The DBMS must use multifactor authentication for network access to non-privileged accounts.


Overview

Finding ID Version Rule ID IA Controls Severity
V-32444 SRG-APP-000150-DB-000105 SV-42781r1_rule Medium
Description
Multifactor authentication is defined as using two or more factors to achieve authentication. Factors include: (i) Something a user knows (e.g., password/PIN); (ii) Something a user has (e.g., cryptographic identification device, token); or (iii) Something a user is (e.g., biometric). A non-privileged account is defined as an information system account with authorizations of a regular or non-privileged user.
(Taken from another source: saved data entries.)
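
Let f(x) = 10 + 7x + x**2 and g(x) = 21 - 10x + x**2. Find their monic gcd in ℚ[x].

Euclidean algorithm in ℚ[x]:
  x**2 + 7x + 10 = (x**2 - 10x + 21) + (17x - 11)
  x**2 - 10x + 21 = ((1/17)x - 159/289)(17x - 11) + (4320/289)
  17x - 11 = ((4913/4320)x - 3179/4320)(4320/289) + (0)
The last nonzero remainder is the constant 4320/289, so the polynomials are coprime and gcd = 1.

1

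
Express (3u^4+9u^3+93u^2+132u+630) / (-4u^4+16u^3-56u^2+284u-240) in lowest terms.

Apply the Euclidean algorithm:
  3u^4+9u^3+93u^2+132u+630 = (-3/4)(-4u^4+16u^3-56u^2+284u-240) + (21u^3+51u^2+345u+450)
  -4u^4+16u^3-56u^2+284u-240 = (-(4/21)u+60/49)(21u^3+51u^2+345u+450) + (-(2584/49)u^2-(2584/49)u-38760/49)
  21u^3+51u^2+345u+450 = (-(1029/2584)u-735/1292)(-(2584/49)u^2-(2584/49)u-38760/49) + (0)
Last nonzero remainder: -(2584/49)u^2-(2584/49)u-38760/49. Dividing through by -2584/49 gives the monic gcd u^2+u+15.
Cancel u^2+u+15 from numerator and denominator to get the reduced form.

(-3u^2-6u-42)/(4u^2-20u+16)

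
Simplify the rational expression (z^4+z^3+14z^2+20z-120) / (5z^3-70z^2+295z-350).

(z^3+3z^2+20z+60)/(5z^2-60z+175)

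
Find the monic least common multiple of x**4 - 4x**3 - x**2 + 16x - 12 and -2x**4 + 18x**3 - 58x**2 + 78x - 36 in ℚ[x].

Repeated division with remainder:
  x**4 - 4x**3 - x**2 + 16x - 12 = (-1/2)(-2x**4 + 18x**3 - 58x**2 + 78x - 36) + (5x**3 - 30x**2 + 55x - 30)
  -2x**4 + 18x**3 - 58x**2 + 78x - 36 = (-(2/5)x + 6/5)(5x**3 - 30x**2 + 55x - 30) + (0)
Last nonzero remainder: 5x**3 - 30x**2 + 55x - 30. Dividing through by 5 gives the monic gcd x**3 - 6x**2 + 11x - 6.
Then lcm(f, g) = f·g / gcd(f, g); expanding and making the result monic gives the answer.

x**5 - 7x**4 + 11x**3 + 19x**2 - 60x + 36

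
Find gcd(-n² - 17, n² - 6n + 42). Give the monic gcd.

Repeated division with remainder:
  -n² - 17 = (-1)(n² - 6n + 42) + (-6n + 25)
  n² - 6n + 42 = (-(1/6)n + 11/36)(-6n + 25) + (1237/36)
  -6n + 25 = (-(216/1237)n + 900/1237)(1237/36) + (0)
The last nonzero remainder is the constant 1237/36, so the polynomials are coprime and gcd = 1.

1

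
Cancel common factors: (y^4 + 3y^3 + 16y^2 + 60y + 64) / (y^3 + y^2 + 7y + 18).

(y^3 + y^2 + 14y + 32)/(y^2 − y + 9)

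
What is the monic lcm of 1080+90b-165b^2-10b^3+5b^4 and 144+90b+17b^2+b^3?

Repeated division with remainder:
  5b^4-10b^3-165b^2+90b+1080 = (5b-95)(b^3+17b^2+90b+144) + (1000b^2+7920b+14760)
  b^3+17b^2+90b+144 = ((1/1000)b+227/25000)(1000b^2+7920b+14760) + ((2079/625)b+6237/625)
  1000b^2+7920b+14760 = ((625000/2079)b+1025000/693)((2079/625)b+6237/625) + (0)
Last nonzero remainder: (2079/625)b+6237/625. Dividing through by 2079/625 gives the monic gcd b+3.
Then lcm(f, g) = f·g / gcd(f, g); expanding and making the result monic gives the answer.

10368+3888b-1116b^2-540b^3-13b^4+12b^5+b^6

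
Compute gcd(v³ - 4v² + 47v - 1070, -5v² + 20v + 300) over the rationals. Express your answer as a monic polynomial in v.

v - 10

Apply the Euclidean algorithm:
  v³ - 4v² + 47v - 1070 = (-(1/5)v)(-5v² + 20v + 300) + (107v - 1070)
  -5v² + 20v + 300 = (-(5/107)v - 30/107)(107v - 1070) + (0)
Last nonzero remainder: 107v - 1070. Dividing through by 107 gives the monic gcd v - 10.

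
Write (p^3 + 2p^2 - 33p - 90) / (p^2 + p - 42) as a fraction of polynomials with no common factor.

By polynomial division,
  p^3 + 2p^2 - 33p - 90 = (p + 1)(p^2 + p - 42) + (8p - 48)
  p^2 + p - 42 = ((1/8)p + 7/8)(8p - 48) + (0)
Last nonzero remainder: 8p - 48. Dividing through by 8 gives the monic gcd p - 6.
Cancel p - 6 from numerator and denominator to get the reduced form.

(p^2 + 8p + 15)/(p + 7)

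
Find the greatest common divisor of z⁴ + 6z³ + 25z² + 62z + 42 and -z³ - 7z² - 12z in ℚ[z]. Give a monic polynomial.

z + 3

By polynomial division,
  z⁴ + 6z³ + 25z² + 62z + 42 = (-z + 1)(-z³ - 7z² - 12z) + (20z² + 74z + 42)
  -z³ - 7z² - 12z = (-(1/20)z - 33/200)(20z² + 74z + 42) + ((231/100)z + 693/100)
  20z² + 74z + 42 = ((2000/231)z + 200/33)((231/100)z + 693/100) + (0)
Last nonzero remainder: (231/100)z + 693/100. Dividing through by 231/100 gives the monic gcd z + 3.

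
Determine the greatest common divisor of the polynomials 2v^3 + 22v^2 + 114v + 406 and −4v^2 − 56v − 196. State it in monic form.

v + 7

Euclidean algorithm in ℚ[v]:
  2v^3 + 22v^2 + 114v + 406 = (−(1/2)v + 3/2)(−4v^2 − 56v − 196) + (100v + 700)
  −4v^2 − 56v − 196 = (−(1/25)v − 7/25)(100v + 700) + (0)
Last nonzero remainder: 100v + 700. Dividing through by 100 gives the monic gcd v + 7.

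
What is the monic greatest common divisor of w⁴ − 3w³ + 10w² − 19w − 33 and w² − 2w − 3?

Apply the Euclidean algorithm:
  w⁴ − 3w³ + 10w² − 19w − 33 = (w² − w + 11)(w² − 2w − 3) + (0)
The last nonzero remainder w² − 2w − 3 is already monic.

w² − 2w − 3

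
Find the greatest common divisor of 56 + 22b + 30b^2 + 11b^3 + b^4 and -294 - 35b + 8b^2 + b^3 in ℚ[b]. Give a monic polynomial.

7 + b

Euclidean algorithm in ℚ[b]:
  b^4 + 11b^3 + 30b^2 + 22b + 56 = (b + 3)(b^3 + 8b^2 - 35b - 294) + (41b^2 + 421b + 938)
  b^3 + 8b^2 - 35b - 294 = ((1/41)b - 93/1681)(41b^2 + 421b + 938) + (-(58140/1681)b - 406980/1681)
  41b^2 + 421b + 938 = (-(68921/58140)b - 112627/29070)(-(58140/1681)b - 406980/1681) + (0)
Last nonzero remainder: -(58140/1681)b - 406980/1681. Dividing through by -58140/1681 gives the monic gcd b + 7.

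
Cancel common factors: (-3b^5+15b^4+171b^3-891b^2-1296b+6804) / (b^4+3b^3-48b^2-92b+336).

(-3b^3+18b^2+27b-162)/(b^2+2b-8)

By polynomial division,
  -3b^5+15b^4+171b^3-891b^2-1296b+6804 = (-3b+24)(b^4+3b^3-48b^2-92b+336) + (-45b^3-15b^2+1920b-1260)
  b^4+3b^3-48b^2-92b+336 = (-(1/45)b-8/135)(-45b^3-15b^2+1920b-1260) + (-(56/9)b^2-(56/9)b+784/3)
  -45b^3-15b^2+1920b-1260 = ((405/56)b-135/28)(-(56/9)b^2-(56/9)b+784/3) + (0)
Last nonzero remainder: -(56/9)b^2-(56/9)b+784/3. Dividing through by -56/9 gives the monic gcd b^2+b-42.
Cancel b^2+b-42 from numerator and denominator to get the reduced form.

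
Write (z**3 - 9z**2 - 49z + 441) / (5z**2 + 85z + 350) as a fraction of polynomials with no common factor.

(z**2 - 16z + 63)/(5z + 50)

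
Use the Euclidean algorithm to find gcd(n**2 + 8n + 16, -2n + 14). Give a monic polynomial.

1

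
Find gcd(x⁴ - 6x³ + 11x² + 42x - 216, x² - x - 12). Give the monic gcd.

By polynomial division,
  x⁴ - 6x³ + 11x² + 42x - 216 = (x² - 5x + 18)(x² - x - 12) + (0)
The last nonzero remainder x² - x - 12 is already monic.

x² - x - 12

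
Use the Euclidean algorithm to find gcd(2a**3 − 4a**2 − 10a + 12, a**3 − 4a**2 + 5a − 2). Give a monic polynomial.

By polynomial division,
  2a**3 − 4a**2 − 10a + 12 = (2)(a**3 − 4a**2 + 5a − 2) + (4a**2 − 20a + 16)
  a**3 − 4a**2 + 5a − 2 = ((1/4)a + 1/4)(4a**2 − 20a + 16) + (6a − 6)
  4a**2 − 20a + 16 = ((2/3)a − 8/3)(6a − 6) + (0)
Last nonzero remainder: 6a − 6. Dividing through by 6 gives the monic gcd a − 1.

a − 1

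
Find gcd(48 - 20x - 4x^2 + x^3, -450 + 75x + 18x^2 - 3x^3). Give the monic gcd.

-6 + x

Repeated division with remainder:
  x^3 - 4x^2 - 20x + 48 = (-1/3)(-3x^3 + 18x^2 + 75x - 450) + (2x^2 + 5x - 102)
  -3x^3 + 18x^2 + 75x - 450 = (-(3/2)x + 51/4)(2x^2 + 5x - 102) + (-(567/4)x + 1701/2)
  2x^2 + 5x - 102 = (-(8/567)x - 68/567)(-(567/4)x + 1701/2) + (0)
Last nonzero remainder: -(567/4)x + 1701/2. Dividing through by -567/4 gives the monic gcd x - 6.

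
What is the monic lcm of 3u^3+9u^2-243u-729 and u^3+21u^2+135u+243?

By polynomial division,
  3u^3+9u^2-243u-729 = (3)(u^3+21u^2+135u+243) + (-54u^2-648u-1458)
  u^3+21u^2+135u+243 = (-(1/54)u-1/6)(-54u^2-648u-1458) + (0)
Last nonzero remainder: -54u^2-648u-1458. Dividing through by -54 gives the monic gcd u^2+12u+27.
Then lcm(f, g) = f·g / gcd(f, g); expanding and making the result monic gives the answer.

u^4+12u^3-54u^2-972u-2187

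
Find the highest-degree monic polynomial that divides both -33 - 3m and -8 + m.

Euclidean algorithm in ℚ[m]:
  -3m - 33 = (-3)(m - 8) + (-57)
  m - 8 = (-(1/57)m + 8/57)(-57) + (0)
The last nonzero remainder is the constant -57, so the polynomials are coprime and gcd = 1.

1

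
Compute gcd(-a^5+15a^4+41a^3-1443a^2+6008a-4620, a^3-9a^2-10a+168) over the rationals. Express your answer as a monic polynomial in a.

a^2-13a+42

Apply the Euclidean algorithm:
  -a^5+15a^4+41a^3-1443a^2+6008a-4620 = (-a^2+6a+85)(a^3-9a^2-10a+168) + (-450a^2+5850a-18900)
  a^3-9a^2-10a+168 = (-(1/450)a-2/225)(-450a^2+5850a-18900) + (0)
Last nonzero remainder: -450a^2+5850a-18900. Dividing through by -450 gives the monic gcd a^2-13a+42.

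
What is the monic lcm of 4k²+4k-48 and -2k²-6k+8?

Repeated division with remainder:
  4k²+4k-48 = (-2)(-2k²-6k+8) + (-8k-32)
  -2k²-6k+8 = ((1/4)k-1/4)(-8k-32) + (0)
Last nonzero remainder: -8k-32. Dividing through by -8 gives the monic gcd k+4.
Then lcm(f, g) = f·g / gcd(f, g); expanding and making the result monic gives the answer.

k³-13k+12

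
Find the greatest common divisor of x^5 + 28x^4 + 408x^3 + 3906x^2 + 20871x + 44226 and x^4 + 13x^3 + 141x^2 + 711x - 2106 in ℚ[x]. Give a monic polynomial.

x^3 + 15x^2 + 171x + 1053

Euclidean algorithm in ℚ[x]:
  x^5 + 28x^4 + 408x^3 + 3906x^2 + 20871x + 44226 = (x + 15)(x^4 + 13x^3 + 141x^2 + 711x - 2106) + (72x^3 + 1080x^2 + 12312x + 75816)
  x^4 + 13x^3 + 141x^2 + 711x - 2106 = ((1/72)x - 1/36)(72x^3 + 1080x^2 + 12312x + 75816) + (0)
Last nonzero remainder: 72x^3 + 1080x^2 + 12312x + 75816. Dividing through by 72 gives the monic gcd x^3 + 15x^2 + 171x + 1053.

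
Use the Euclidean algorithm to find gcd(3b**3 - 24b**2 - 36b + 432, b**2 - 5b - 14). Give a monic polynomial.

1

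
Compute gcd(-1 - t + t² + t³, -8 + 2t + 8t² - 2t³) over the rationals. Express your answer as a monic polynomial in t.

-1 + t²

By polynomial division,
  t³ + t² - t - 1 = (-1/2)(-2t³ + 8t² + 2t - 8) + (5t² - 5)
  -2t³ + 8t² + 2t - 8 = (-(2/5)t + 8/5)(5t² - 5) + (0)
Last nonzero remainder: 5t² - 5. Dividing through by 5 gives the monic gcd t² - 1.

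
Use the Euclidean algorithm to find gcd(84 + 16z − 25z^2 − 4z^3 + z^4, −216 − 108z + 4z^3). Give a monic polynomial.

Apply the Euclidean algorithm:
  z^4 − 4z^3 − 25z^2 + 16z + 84 = ((1/4)z − 1)(4z^3 − 108z − 216) + (2z^2 − 38z − 132)
  4z^3 − 108z − 216 = (2z + 38)(2z^2 − 38z − 132) + (1600z + 4800)
  2z^2 − 38z − 132 = ((1/800)z − 11/400)(1600z + 4800) + (0)
Last nonzero remainder: 1600z + 4800. Dividing through by 1600 gives the monic gcd z + 3.

3 + z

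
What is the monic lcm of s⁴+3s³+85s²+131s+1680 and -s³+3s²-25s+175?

By polynomial division,
  s⁴+3s³+85s²+131s+1680 = (-s-6)(-s³+3s²-25s+175) + (78s²+156s+2730)
  -s³+3s²-25s+175 = (-(1/78)s+5/78)(78s²+156s+2730) + (0)
Last nonzero remainder: 78s²+156s+2730. Dividing through by 78 gives the monic gcd s²+2s+35.
Then lcm(f, g) = f·g / gcd(f, g); expanding and making the result monic gives the answer.

s⁵-2s⁴+70s³-294s²+1025s-8400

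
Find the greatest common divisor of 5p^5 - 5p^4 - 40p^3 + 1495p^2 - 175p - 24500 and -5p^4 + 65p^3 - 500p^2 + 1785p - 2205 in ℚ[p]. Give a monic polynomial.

Repeated division with remainder:
  5p^5 - 5p^4 - 40p^3 + 1495p^2 - 175p - 24500 = (-p - 12)(-5p^4 + 65p^3 - 500p^2 + 1785p - 2205) + (240p^3 - 2720p^2 + 19040p - 50960)
  -5p^4 + 65p^3 - 500p^2 + 1785p - 2205 = (-(1/48)p + 5/144)(240p^3 - 2720p^2 + 19040p - 50960) + (-(80/9)p^2 + (560/9)p - 3920/9)
  240p^3 - 2720p^2 + 19040p - 50960 = (-27p + 117)(-(80/9)p^2 + (560/9)p - 3920/9) + (0)
Last nonzero remainder: -(80/9)p^2 + (560/9)p - 3920/9. Dividing through by -80/9 gives the monic gcd p^2 - 7p + 49.

p^2 - 7p + 49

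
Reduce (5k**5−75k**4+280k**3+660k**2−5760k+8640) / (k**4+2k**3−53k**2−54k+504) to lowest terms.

Euclidean algorithm in ℚ[k]:
  5k**5−75k**4+280k**3+660k**2−5760k+8640 = (5k−85)(k**4+2k**3−53k**2−54k+504) + (715k**3−3575k**2−12870k+51480)
  k**4+2k**3−53k**2−54k+504 = ((1/715)k+7/715)(715k**3−3575k**2−12870k+51480) + (0)
Last nonzero remainder: 715k**3−3575k**2−12870k+51480. Dividing through by 715 gives the monic gcd k**3−5k**2−18k+72.
Cancel k**3−5k**2−18k+72 from numerator and denominator to get the reduced form.

(5k**2−50k+120)/(k+7)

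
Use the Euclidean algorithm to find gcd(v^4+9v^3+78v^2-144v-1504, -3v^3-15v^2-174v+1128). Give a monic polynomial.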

Network access is defined as access to an information system by a user (or a process acting on behalf of a user) communicating through a network (e.g., local area network, wide area network, Internet). The lack of multifactor authentication makes it much easier for an attacker to gain unauthorized access to a system.
STIG Date
Database Security Requirements Guide 2012-07-02

Details

Check Text ( C-40883r1_chk )
Review DBMS settings to determine whether users logging into non-privileged accounts via a network are required to use multifactor authentication. If users logging into non-privileged accounts via a network are not required to use multifactor authentication, this is a finding.
Fix Text (F-36359r1_fix)
Configure DBMS settings to require multifactor authentication for network users logging into non-privileged accounts.